Wagub DKI Tinjau Perkantoran dan Mal, Pastikan Jalankan Protokol Kesehatan

  • Whatsapp

WARTALIKA .id -Dihari keempat pelaksanaan Pembatasan Sosial Berskala Besar (PSBB) jilid dua, Wakil Gubernur Provinsi DKI Jakarta Ahmad Riza Patria meninjau kawasan perkantoran dan mal.

Wagub DKI bersama Wakil Kepala Satpol PP DKI Sahat Parulian, dan Pelaksana Tugas (Plt) Kepala Badan Penanggulangan Bencana Daerah (BPBD) Jakarta Sabdo Kurnianto kelokasi yang ditinjau yaitu Gedung Perkantoran Wisma Mulia, Kuningan, Jakarta Selatan, Plaza Indonesia dan Hotel Grand Hyatt, Menteng, Jakarta Pusat,Kamis (17/9).

Bacaan Lainnya

Kegiatan tersebut bertujuan untuk memastikan penerapan protokol kesehatan selama masa PSBB.

Usai peninjauan, Ariza mengapresiasi upaya pengelola yang telah menyiapkan tim gugus tugas Covid-19 dalam menerapkan protokol kesehatan. Menurutnya, setiap perkantoran harus memastikan sarana prasarana pendukung, yakni wastafel cuci tangan, pengecekan suhu tubuh, serta QR code dalam mengatur traffic flow.

“Kami minta tidak boleh melebihi dari 25 persen jumlah pekerja di setiap perkantoran yang beroperasi. Bahkan kami mengecek cuma tujuh persen yang beroperasi, sehingga kami terima kasih kepada pihak pengelola yang mendukung program pemerintah agar semaksimal mungkin selama masa PSBB ini,” ujar Ariza.

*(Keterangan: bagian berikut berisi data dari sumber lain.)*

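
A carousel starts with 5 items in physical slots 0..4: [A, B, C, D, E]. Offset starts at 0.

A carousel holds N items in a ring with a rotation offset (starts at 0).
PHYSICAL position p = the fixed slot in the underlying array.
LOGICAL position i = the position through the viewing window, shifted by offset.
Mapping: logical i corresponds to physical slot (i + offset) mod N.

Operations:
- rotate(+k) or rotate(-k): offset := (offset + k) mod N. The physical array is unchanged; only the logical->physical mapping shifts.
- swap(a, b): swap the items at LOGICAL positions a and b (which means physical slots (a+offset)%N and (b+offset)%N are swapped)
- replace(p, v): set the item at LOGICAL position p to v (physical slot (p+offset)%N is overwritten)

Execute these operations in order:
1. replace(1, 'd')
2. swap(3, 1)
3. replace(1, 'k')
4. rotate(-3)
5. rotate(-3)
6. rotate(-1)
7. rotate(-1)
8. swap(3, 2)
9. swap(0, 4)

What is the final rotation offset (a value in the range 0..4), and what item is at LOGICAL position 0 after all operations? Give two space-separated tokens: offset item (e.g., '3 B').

After op 1 (replace(1, 'd')): offset=0, physical=[A,d,C,D,E], logical=[A,d,C,D,E]
After op 2 (swap(3, 1)): offset=0, physical=[A,D,C,d,E], logical=[A,D,C,d,E]
After op 3 (replace(1, 'k')): offset=0, physical=[A,k,C,d,E], logical=[A,k,C,d,E]
After op 4 (rotate(-3)): offset=2, physical=[A,k,C,d,E], logical=[C,d,E,A,k]
After op 5 (rotate(-3)): offset=4, physical=[A,k,C,d,E], logical=[E,A,k,C,d]
After op 6 (rotate(-1)): offset=3, physical=[A,k,C,d,E], logical=[d,E,A,k,C]
After op 7 (rotate(-1)): offset=2, physical=[A,k,C,d,E], logical=[C,d,E,A,k]
After op 8 (swap(3, 2)): offset=2, physical=[E,k,C,d,A], logical=[C,d,A,E,k]
After op 9 (swap(0, 4)): offset=2, physical=[E,C,k,d,A], logical=[k,d,A,E,C]

Answer: 2 k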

Lebih lanjut, dia juga mengimbau agar penerapan protokol yang sudah berjalan akan terus dilakukan secara tertib. Pemprov DKI pun secara berkala akan menerjunkan personil untuk melakukan pengecekan.

“Mudah-mudahan ini tidak hanya satu, dua, atau tiga hari. Tapi selama dua minggu dan ke depannya semua bisa disiplin, bisa tertib. Kami akan mengecek juga mal, pasar secara rutin dan berkala. Ada lebih dari 6.000 petugas tambahan dari TNI/Polri setiap hari melakukan pengawasan, ditambah sebanyak 5.000 personel Satpol PP dan 5.000 ASN. Mulai hari Senin sampai Minggu, pagi, siang, sore bahkan sampai malam keliling,” terangnya.

Untuk itu, ia mengharapkan kesadaran masyarakat DKI Jakarta agar lebih disiplin mematuhi peraturan dalam mendukung program PSBB supaya berjalan lancar.

“Ini soal kemanusiaan, butuh kesadaran kita bersama, kesungguhan kita melihat ini. Kita juga lihat berapa banyak saudara kita, keluara kita yang terpapar, bahkan meninggal. Maka jangan menunggu ada musibah baru kita sadar. Sekali lagi, COVID itu ada di antara kita, bahkan mungkin ada di tubuh kita,” kata Ariza.